Nos Extremos é que Está a Sabedoria...


Pode-se dizer que, muito plausivelmente,

há uma ignorância abecedária que precede o

saber e uma outra, doutoral, que se lhe segue,

ignorância esta que o saber produz e engendra

da mesma maneira que desfaz e destrói aqueloutra.

Dos espíritos simples, menos curiosos e menos instruídos,

fazem-se bons cristãos, que, por reverência e obediência,

com simplicidade, crêem e mantêm-se submissos às leis.
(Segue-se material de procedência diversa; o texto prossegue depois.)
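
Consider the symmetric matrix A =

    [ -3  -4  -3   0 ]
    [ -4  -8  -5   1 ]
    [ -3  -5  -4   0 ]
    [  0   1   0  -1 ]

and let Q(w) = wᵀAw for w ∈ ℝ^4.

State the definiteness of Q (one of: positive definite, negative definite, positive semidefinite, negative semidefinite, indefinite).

negative definite

Leading principal minors: Δ_1 = -3, Δ_2 = 8, Δ_3 = -5, Δ_4 = 2.
The signs alternate starting with Δ_1 < 0, so by Sylvester's criterion Q is negative definite.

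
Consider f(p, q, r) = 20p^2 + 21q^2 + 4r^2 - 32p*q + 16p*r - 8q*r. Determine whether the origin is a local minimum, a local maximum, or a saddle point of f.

local minimum

The Hessian at the origin is H = [[40, -32, 16], [-32, 42, -8], [16, -8, 8]].
An LDLᵀ factorisation of H has diagonal entries 40, 82/5, 8/41.
Counting signs: 3 positive.
H is positive definite, so the origin is a strict local minimum.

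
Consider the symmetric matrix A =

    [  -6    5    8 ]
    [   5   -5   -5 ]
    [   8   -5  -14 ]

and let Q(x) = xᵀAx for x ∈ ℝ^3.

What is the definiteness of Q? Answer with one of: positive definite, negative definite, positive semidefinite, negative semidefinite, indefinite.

Congruent diagonalization of A (simultaneous row and column reduction) yields pivots -6, -5/6, 0.
So there are 2 negative, 1 zero pivots.
Hence Q is negative semidefinite.

negative semidefinite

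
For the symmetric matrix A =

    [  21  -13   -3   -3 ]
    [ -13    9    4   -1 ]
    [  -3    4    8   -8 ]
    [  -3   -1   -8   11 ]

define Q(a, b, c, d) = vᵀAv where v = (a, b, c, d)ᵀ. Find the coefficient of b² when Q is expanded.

The coefficient of b² is the diagonal entry A[2,2] = 9.

9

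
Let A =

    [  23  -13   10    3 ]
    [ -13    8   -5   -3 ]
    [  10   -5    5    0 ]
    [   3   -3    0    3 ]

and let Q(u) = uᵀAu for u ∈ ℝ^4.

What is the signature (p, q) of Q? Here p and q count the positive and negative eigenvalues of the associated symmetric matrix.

Congruent diagonalization of A (simultaneous row and column reduction) yields pivots 23, 15/23, 0, 0.
Counting signs: 2 positive, 2 zero.

(2, 0)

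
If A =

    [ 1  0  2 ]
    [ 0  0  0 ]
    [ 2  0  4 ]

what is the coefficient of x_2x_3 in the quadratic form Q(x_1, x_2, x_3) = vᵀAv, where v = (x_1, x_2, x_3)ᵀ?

0

The coefficient of x_2x_3 is A[2,3] + A[3,2] = 2·0 = 0.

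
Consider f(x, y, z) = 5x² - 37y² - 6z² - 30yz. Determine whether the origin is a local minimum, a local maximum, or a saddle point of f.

The Hessian at the origin is H = [[10, 0, 0], [0, -74, -30], [0, -30, -12]].
Applying the same elementary operations to the rows and columns of H produces a congruent diagonal matrix with entries 10, -74, 6/37.
So there are 2 positive, 1 negative pivots.
H is indefinite, so the origin is a saddle point.

saddle point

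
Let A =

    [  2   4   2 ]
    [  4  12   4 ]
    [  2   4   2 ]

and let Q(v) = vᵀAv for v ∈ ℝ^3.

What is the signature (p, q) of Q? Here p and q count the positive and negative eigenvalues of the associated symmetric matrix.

Applying the same elementary operations to the rows and columns of A produces a congruent diagonal matrix with entries 2, 4, 0.
So there are 2 positive, 1 zero pivots.

(2, 0)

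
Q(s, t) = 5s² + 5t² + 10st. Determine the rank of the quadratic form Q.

Write A = [[5, 5], [5, 5]].
Congruent diagonalization of A (simultaneous row and column reduction) yields pivots 5, 0.
That gives 1 positive, 1 zero pivots.
The rank is the number of nonzero pivots: 1.

1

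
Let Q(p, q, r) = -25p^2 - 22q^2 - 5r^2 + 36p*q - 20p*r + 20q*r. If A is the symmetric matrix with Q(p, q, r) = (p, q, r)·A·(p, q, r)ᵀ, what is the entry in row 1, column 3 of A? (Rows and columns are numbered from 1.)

The coefficient of p·r in Q is -20. For a symmetric A this equals A[1,3] + A[3,1] = 2·A[1,3].
So A[1,3] = -20/2 = -10.

-10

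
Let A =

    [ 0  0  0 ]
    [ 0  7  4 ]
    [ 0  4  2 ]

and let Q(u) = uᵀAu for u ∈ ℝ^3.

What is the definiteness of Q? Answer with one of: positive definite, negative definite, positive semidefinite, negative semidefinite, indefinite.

indefinite

Symmetric row and column elimination reduces A to a congruent diagonal form with pivots 0, 7, -2/7.
So there are 1 positive, 1 negative, 1 zero pivots.
Hence Q is indefinite.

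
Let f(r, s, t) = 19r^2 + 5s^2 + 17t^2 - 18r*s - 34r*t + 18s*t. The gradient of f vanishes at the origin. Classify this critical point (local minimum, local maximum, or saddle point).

local minimum

The Hessian at the origin is H = [[38, -18, -34], [-18, 10, 18], [-34, 18, 34]].
An LDLᵀ factorisation of H has diagonal entries 38, 28/19, 8/7.
That gives 3 positive pivots.
H is positive definite, so the origin is a strict local minimum.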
É nos espíritos de vigor e capacidade médios que se

engendram as opiniões erróneas, pois eles seguem a

aparência das suas primeiras impressões e têm pretextos

para interpretar como simpleza e estultícia o nosso apego

aos antigos usos, considerando que nós aí não chegámos

por via do estudo dessas matérias.


Os grandes espíritos, mais avisados e clarividentes,

constituem um outro género de bons crentes: por meio

de uma aturada e escrupulosa investigação, penetram

nas Escrituras até atingir uma luz mais profunda e abstrusa,

e entendem o misterioso e divino segredo da nossa política

eclesiástica.

Vemos, porém, alguns, com maravilhoso proveito e com

consolidação da sua fé, chegarem, através do segundo,

a este último nível, como o extremo limite da inteligência

cristã, e rejubilar na sua vitória com refrigério, acções de

graças, reformas dos costumes e grande modéstia.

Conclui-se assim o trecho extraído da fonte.